Since 2011, Metro Vancouver's population has outpaced new housing starts, the State of the Market second-quarter report concludes, and rental vacancy rates remain below 1% for Vancouver proper.
The quarterly analysis compares housing data with other economic indicators, including population growth, immigration, interest rates, global economic trends, commodity prices, stock markets and employment rates.
Metro Vancouver's population growth has been growing at about 0.5% per year for the last decade. Metro Vancouver's population has grown to 2.1 million from 1.75 million since 2002.
Since 2011, the region's population growth is attributable entirely to immigration, the report states, as interprovincial migration has been negative over that period. That growth is outpacing new home starts.

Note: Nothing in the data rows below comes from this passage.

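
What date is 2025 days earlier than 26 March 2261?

September 9, 2255

−365 (one year) → Mar 26, 2260 (1660 left).
−366 (one year; includes Feb 29, 2260) → Mar 26, 2259 (1294 left).
−365 (one year) → Mar 26, 2258 (929 left).
−365 (one year) → Mar 26, 2257 (564 left).
−365 (one year) → Mar 26, 2256 (199 left).
−26 → Feb 29, 2256 (end of Feb, 29 days; 173 left).
−29 → Jan 31, 2256 (end of Jan, 31 days; 144 left).
−31 → Dec 31, 2255 (end of Dec, 31 days; 113 left).
−31 → Nov 30, 2255 (end of Nov, 30 days; 82 left).
−30 → Oct 31, 2255 (end of Oct, 31 days; 52 left).
−31 → Sep 30, 2255 (end of Sep, 30 days; 21 left).
−21 → Sep 9, 2255.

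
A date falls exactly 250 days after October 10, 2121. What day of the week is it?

Wednesday

Oct 10, 2121 is a Friday.
250 mod 7 = 5, so 250 days after a Friday is Friday + 5 = Wednesday.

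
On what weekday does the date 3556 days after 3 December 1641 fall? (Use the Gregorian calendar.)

First find the weekday of Dec 3, 1641. Doomsday rule: the anchor day for the 1600s is Tuesday. For year 41: 41÷12 = 3 r 5, and 5÷4 = 1, so 3+5+1 = 9.
Tuesday + 9 ≡ Thursday — that's 1641's doomsday.
In December the doomsday date is Dec 12.
Dec 3 is 9 days before Dec 12; 9 mod 7 = 2, so Thursday − 2 = Tuesday.
3556 mod 7 = 0, so 3556 days after a Tuesday is Tuesday + 0 = Tuesday.

Tuesday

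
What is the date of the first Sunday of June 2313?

June 1, 2313

June 1, 2313 is a Sunday.
The first Sunday is therefore June 1 (same day).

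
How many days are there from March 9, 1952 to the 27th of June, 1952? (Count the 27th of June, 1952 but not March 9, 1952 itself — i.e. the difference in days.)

110

Mar 9, 1952 → Apr 9, 1952: 31 days (March has 31).
Apr 9, 1952 → May 9, 1952: 30 days (April has 30).
May 9, 1952 → Jun 9, 1952: 31 days (May has 31).
Jun 9, 1952 → Jun 27, 1952: 18 days.
Total: 110 days.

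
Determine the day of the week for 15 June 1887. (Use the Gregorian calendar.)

Doomsday rule: the anchor day for the 1800s is Friday. For year 87: 87÷12 = 7 r 3, and 3÷4 = 0, so 7+3+0 = 10.
Friday + 10 ≡ Monday — that's 1887's doomsday.
In June the doomsday date is Jun 6.
Jun 15 is 9 days after Jun 6; 9 mod 7 = 2, so Monday + 2 = Wednesday.

Wednesday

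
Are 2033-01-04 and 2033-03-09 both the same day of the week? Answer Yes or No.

No

From Jan 4, 2033 to Mar 9, 2033 is 64 days.
64 mod 7 = 1, so they are different weekdays.
(Jan 4, 2033 is a Tuesday; Mar 9, 2033 is a Wednesday.)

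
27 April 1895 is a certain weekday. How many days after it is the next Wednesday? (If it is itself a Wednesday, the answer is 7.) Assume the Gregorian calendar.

4

Apr 27, 1895 is a Saturday.
From Saturday to the next Wednesday is 4 days.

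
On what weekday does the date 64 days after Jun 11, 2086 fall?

Wednesday

First find the weekday of Jun 11, 2086. Doomsday rule: the anchor day for the 2000s is Tuesday. For year 86: 86÷12 = 7 r 2, and 2÷4 = 0, so 7+2+0 = 9.
Tuesday + 9 ≡ Thursday — that's 2086's doomsday.
In June the doomsday date is Jun 6.
Jun 11 is 5 days after Jun 6; 5 mod 7 = 5, so Thursday + 5 = Tuesday.
64 mod 7 = 1, so 64 days after a Tuesday is Tuesday + 1 = Wednesday.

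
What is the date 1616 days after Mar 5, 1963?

August 7, 1967

+366 (one year; includes Feb 29, 1964) → Mar 5, 1964 (1250 left).
+365 (one year) → Mar 5, 1965 (885 left).
+365 (one year) → Mar 5, 1966 (520 left).
+365 (one year) → Mar 5, 1967 (155 left).
Mar has 31 days: +27 → Apr 1, 1967 (128 left).
Apr has 30 days: +30 → May 1, 1967 (98 left).
May has 31 days: +31 → Jun 1, 1967 (67 left).
Jun has 30 days: +30 → Jul 1, 1967 (37 left).
Jul has 31 days: +31 → Aug 1, 1967 (6 left).
+6 → Aug 7, 1967.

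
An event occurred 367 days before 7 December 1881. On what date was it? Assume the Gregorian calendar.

December 5, 1880

−7 → Nov 30, 1881 (end of Nov, 30 days; 360 left).
−30 → Oct 31, 1881 (end of Oct, 31 days; 330 left).
−31 → Sep 30, 1881 (end of Sep, 30 days; 299 left).
−30 → Aug 31, 1881 (end of Aug, 31 days; 269 left).
−31 → Jul 31, 1881 (end of Jul, 31 days; 238 left).
−31 → Jun 30, 1881 (end of Jun, 30 days; 207 left).
−30 → May 31, 1881 (end of May, 31 days; 177 left).
−31 → Apr 30, 1881 (end of Apr, 30 days; 146 left).
−30 → Mar 31, 1881 (end of Mar, 31 days; 116 left).
−31 → Feb 28, 1881 (end of Feb, 28 days; 85 left).
−28 → Jan 31, 1881 (end of Jan, 31 days; 57 left).
−31 → Dec 31, 1880 (end of Dec, 31 days; 26 left).
−26 → Dec 5, 1880.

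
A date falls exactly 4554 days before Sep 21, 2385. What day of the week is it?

Tuesday

First find the weekday of Sep 21, 2385. Doomsday rule: the anchor day for the 2300s is Wednesday. For year 85: 85÷12 = 7 r 1, and 1÷4 = 0, so 7+1+0 = 8.
Wednesday + 8 ≡ Thursday — that's 2385's doomsday.
In September the doomsday date is Sep 5.
Sep 21 is 16 days after Sep 5; 16 mod 7 = 2, so Thursday + 2 = Saturday.
4554 mod 7 = 4, so 4554 days before a Saturday is Saturday − 4 = Tuesday.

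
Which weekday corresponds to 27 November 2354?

Saturday

Doomsday rule: the anchor day for the 2300s is Wednesday. For year 54: 54÷12 = 4 r 6, and 6÷4 = 1, so 4+6+1 = 11.
Wednesday + 11 ≡ Sunday — that's 2354's doomsday.
In November the doomsday date is Nov 7.
Nov 27 is 20 days after Nov 7; 20 mod 7 = 6, so Sunday + 6 = Saturday.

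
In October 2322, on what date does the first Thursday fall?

October 5, 2322

October 1, 2322 is a Sunday.
The first Thursday is therefore October 5 (4 days later).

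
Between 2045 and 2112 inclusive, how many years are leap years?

Multiples of 4 in [2045,2112]: 17.
Of those, multiples of 100: 1 (not leap unless ÷400).
Multiples of 400: 0.
Leap years = 17 − 1 + 0 = 16.

16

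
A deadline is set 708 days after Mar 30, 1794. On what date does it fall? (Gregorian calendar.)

+365 (one year) → Mar 30, 1795 (343 left).
Mar has 31 days: +2 → Apr 1, 1795 (341 left).
Apr has 30 days: +30 → May 1, 1795 (311 left).
May has 31 days: +31 → Jun 1, 1795 (280 left).
Jun has 30 days: +30 → Jul 1, 1795 (250 left).
Jul has 31 days: +31 → Aug 1, 1795 (219 left).
Aug has 31 days: +31 → Sep 1, 1795 (188 left).
Sep has 30 days: +30 → Oct 1, 1795 (158 left).
Oct has 31 days: +31 → Nov 1, 1795 (127 left).
Nov has 30 days: +30 → Dec 1, 1795 (97 left).
Dec has 31 days: +31 → Jan 1, 1796 (66 left).
Jan has 31 days: +31 → Feb 1, 1796 (35 left).
Feb has 29 days: +29 → Mar 1, 1796 (6 left).
+6 → Mar 7, 1796.

March 7, 1796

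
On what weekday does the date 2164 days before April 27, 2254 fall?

Wednesday

First find the weekday of Apr 27, 2254. Doomsday rule: the anchor day for the 2200s is Friday. For year 54: 54÷12 = 4 r 6, and 6÷4 = 1, so 4+6+1 = 11.
Friday + 11 ≡ Tuesday — that's 2254's doomsday.
In April the doomsday date is Apr 4.
Apr 27 is 23 days after Apr 4; 23 mod 7 = 2, so Tuesday + 2 = Thursday.
2164 mod 7 = 1, so 2164 days before a Thursday is Thursday − 1 = Wednesday.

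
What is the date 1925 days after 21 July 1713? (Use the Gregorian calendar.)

+365 (one year) → Jul 21, 1714 (1560 left).
+365 (one year) → Jul 21, 1715 (1195 left).
+366 (one year; includes Feb 29, 1716) → Jul 21, 1716 (829 left).
+365 (one year) → Jul 21, 1717 (464 left).
+365 (one year) → Jul 21, 1718 (99 left).
Jul has 31 days: +11 → Aug 1, 1718 (88 left).
Aug has 31 days: +31 → Sep 1, 1718 (57 left).
Sep has 30 days: +30 → Oct 1, 1718 (27 left).
+27 → Oct 28, 1718.

October 28, 1718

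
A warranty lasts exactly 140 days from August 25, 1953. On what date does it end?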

Investment in new construction has been increasing since the 2008-09 downturn, although it still lags population growth.
"The most noticeable decline in housing starts is in outer Metro's single family market," the report states. "Since Q1 2010, quarterly volumes have gone from a high of nearly 800 down to just over 300."
Investment in new construction, which took a deep dip in 2008-09, is increasing, however, and is now "approaching levels experienced in 2007."

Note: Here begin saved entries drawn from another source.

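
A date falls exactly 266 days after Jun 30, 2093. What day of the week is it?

Tuesday

First find the weekday of Jun 30, 2093. Doomsday rule: the anchor day for the 2000s is Tuesday. For year 93: 93÷12 = 7 r 9, and 9÷4 = 2, so 7+9+2 = 18.
Tuesday + 18 ≡ Saturday — that's 2093's doomsday.
In June the doomsday date is Jun 6.
Jun 30 is 24 days after Jun 6; 24 mod 7 = 3, so Saturday + 3 = Tuesday.
266 mod 7 = 0, so 266 days after a Tuesday is Tuesday + 0 = Tuesday.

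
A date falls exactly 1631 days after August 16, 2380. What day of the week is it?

Saturday

First find the weekday of Aug 16, 2380. Doomsday rule: the anchor day for the 2300s is Wednesday. For year 80: 80÷12 = 6 r 8, and 8÷4 = 2, so 6+8+2 = 16.
Wednesday + 16 ≡ Friday — that's 2380's doomsday.
In August the doomsday date is Aug 8.
Aug 16 is 8 days after Aug 8; 8 mod 7 = 1, so Friday + 1 = Saturday.
1631 mod 7 = 0, so 1631 days after a Saturday is Saturday + 0 = Saturday.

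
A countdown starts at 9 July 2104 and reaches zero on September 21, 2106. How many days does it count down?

Jul 9, 2104 → Jul 9, 2105: 365 days.
Jul 9, 2105 → Jul 9, 2106: 365 days.
Jul 9, 2106 → Aug 9, 2106: 31 days (July has 31).
Aug 9, 2106 → Sep 9, 2106: 31 days (August has 31).
Sep 9, 2106 → Sep 21, 2106: 12 days.
Total: 804 days.

804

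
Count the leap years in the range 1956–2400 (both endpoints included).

Multiples of 4 in [1956,2400]: 112.
Of those, multiples of 100: 5 (not leap unless ÷400).
Multiples of 400: 2.
Leap years = 112 − 5 + 2 = 109.

109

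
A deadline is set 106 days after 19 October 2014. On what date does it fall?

February 2, 2015

Oct has 31 days: +13 → Nov 1, 2014 (93 left).
Nov has 30 days: +30 → Dec 1, 2014 (63 left).
Dec has 31 days: +31 → Jan 1, 2015 (32 left).
Jan has 31 days: +31 → Feb 1, 2015 (1 left).
+1 → Feb 2, 2015.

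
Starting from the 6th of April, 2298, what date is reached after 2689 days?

August 17, 2305

+365 (one year) → Apr 6, 2299 (2324 left).
+365 (one year) → Apr 6, 2300 (1959 left).
+365 (one year) → Apr 6, 2301 (1594 left).
+365 (one year) → Apr 6, 2302 (1229 left).
+365 (one year) → Apr 6, 2303 (864 left).
+366 (one year; includes Feb 29, 2304) → Apr 6, 2304 (498 left).
+365 (one year) → Apr 6, 2305 (133 left).
Apr has 30 days: +25 → May 1, 2305 (108 left).
May has 31 days: +31 → Jun 1, 2305 (77 left).
Jun has 30 days: +30 → Jul 1, 2305 (47 left).
Jul has 31 days: +31 → Aug 1, 2305 (16 left).
+16 → Aug 17, 2305.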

"The most recently published quarter (Q1 2013) reported a population growth of over three times that of new home starts in Metro Vancouver," the Q2 2013 report concludes. "If this trend persists, anticipate new home sales to remain steady and/or rental vacancy rates to remain low."
As for other key indicators, stock markets are back up, with the Dow Jones Industrial Average now at an all-time high, although the resource-heavy TSX lags, and Bank of Canada five-year conventional mortgage rates remain at near all-time lows (5.14%).
"While representatives from the (Bank of Canada) indicate that they hope to raise interest rates in the near future, it is unlikely this will happen until the U.S. Federal Reserve exits its quantitative easing program," the report said.